While most of my fellow classmates chose to refrain from logging into their Facebooks for a week, I opted instead to purge myself of Tumblr. I chose Tumblr specifically, because while I am a fairly avid Facebook user, I use it primarily for communication only, whereas Tumblr, I often find myself losing hours in. I run both a personal blog, and a semi-professional art blog, and for thoroughness’s sake, I gave up both of them. In order to save myself from temptation, I also removed the Tumblr app from the homescreen of my phone. This experiment, while difficult at first, surprised me in several ways and actually led to some fairly interesting conclusions.
At first, I was painfully aware of the lack of Tumblr in my life. I had to stop myself several times from typing the url into my browser, although I was successful in staying off of the website entirely. What I think matters more than my struggle with giving up the blogging, however, is what I learned from it. The first thing I noticed was how often I found myself considering logging on to Tumblr. After a few days of habitually stopping myself, I started to think, “What did I used to do with all this time that I now spend on Tumblr?” And I honeslty came up blank. I do not remember what used to fill the space that Tumblr now occupies. Perhaps it was Facebook or some other networking site. Perhaps it was something more productive. Either way, staying off of Tumblr caused me to notice exactly how much time I usually spend on there, which is something I will absolutely take into consideration in the future.
The second, and far more interesting observation that I came across was pointed out to me in class.

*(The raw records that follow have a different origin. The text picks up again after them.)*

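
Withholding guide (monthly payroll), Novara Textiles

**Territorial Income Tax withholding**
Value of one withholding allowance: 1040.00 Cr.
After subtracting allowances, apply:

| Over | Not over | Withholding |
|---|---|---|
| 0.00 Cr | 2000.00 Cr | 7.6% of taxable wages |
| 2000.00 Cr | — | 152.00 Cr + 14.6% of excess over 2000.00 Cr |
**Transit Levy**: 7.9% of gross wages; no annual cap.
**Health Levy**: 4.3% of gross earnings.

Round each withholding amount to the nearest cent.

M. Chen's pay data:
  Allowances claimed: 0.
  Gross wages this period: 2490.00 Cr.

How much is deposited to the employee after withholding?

Territorial Income Tax: taxable = 2490.00 Cr
  152.00 Cr + 14.6% × (2490.00 Cr − 2000.00 Cr) = 152.00 Cr + 14.6% × 490.00 Cr = 223.54 Cr
Transit Levy: 7.9% × 2490.00 Cr = 196.71 Cr
Health Levy: 4.3% × 2490.00 Cr = 107.07 Cr
Total withheld: 223.54 Cr + 196.71 Cr + 107.07 Cr = 527.32 Cr
Net pay: 2490.00 Cr − 527.32 Cr = 1962.68 Cr

1962.68 Cr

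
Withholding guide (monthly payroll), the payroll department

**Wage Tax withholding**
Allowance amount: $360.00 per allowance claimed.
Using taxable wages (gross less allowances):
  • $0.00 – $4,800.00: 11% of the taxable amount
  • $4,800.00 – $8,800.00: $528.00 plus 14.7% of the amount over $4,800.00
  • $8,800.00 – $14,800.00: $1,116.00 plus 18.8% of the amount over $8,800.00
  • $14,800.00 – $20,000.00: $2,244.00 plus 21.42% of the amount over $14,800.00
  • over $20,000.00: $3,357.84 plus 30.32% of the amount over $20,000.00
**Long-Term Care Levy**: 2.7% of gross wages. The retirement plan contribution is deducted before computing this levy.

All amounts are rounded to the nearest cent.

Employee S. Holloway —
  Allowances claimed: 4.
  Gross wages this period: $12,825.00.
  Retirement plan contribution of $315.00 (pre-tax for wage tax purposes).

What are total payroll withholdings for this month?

$1,880.53

Wage Tax: taxable = $12,825.00 − $315.00 − 4×$360.00 = $11,070.00
  $1,116.00 + 18.8% × ($11,070.00 − $8,800.00) = $1,116.00 + 18.8% × $2,270.00 = $1,542.76
Long-Term Care Levy: 2.7% × $12,510.00 = $337.77
Total: $1,542.76 + $337.77 = $1,880.53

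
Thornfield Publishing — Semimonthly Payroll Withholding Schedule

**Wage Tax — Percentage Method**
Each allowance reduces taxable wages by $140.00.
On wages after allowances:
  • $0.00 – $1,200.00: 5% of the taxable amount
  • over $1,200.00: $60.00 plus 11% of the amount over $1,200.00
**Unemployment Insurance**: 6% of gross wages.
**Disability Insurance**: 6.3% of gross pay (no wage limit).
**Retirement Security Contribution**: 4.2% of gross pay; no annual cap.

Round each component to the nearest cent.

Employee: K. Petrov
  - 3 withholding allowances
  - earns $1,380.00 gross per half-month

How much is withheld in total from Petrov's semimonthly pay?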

Without my art blog to post artwork and network with, I was at a loss for how to spread and share my work. I was born into an age of digital art. I have never had to haul a portfolio from building to building, showing off all my work by hand. By the time I was old enough and experienced enough to participate in the art community, the entire community had moved online to websites like DeviantArt and Tumblr. This was something I had never stopped to consider before, and it not only shows my age, but it also leads me to wonder what sort of venues I could be missing out on by relying entirely on places like Tumblr and BeHance.
Overall, the experience was an eye-opening one for me. It forced me to take stock of exactly what sort of place Tumblr held in my life, and whether or not it actually deserved the amount of time I usually pour into it. I will unquestionably be taking what I learned into consideration, not only for my activities on Tumblr, but on other websites as well.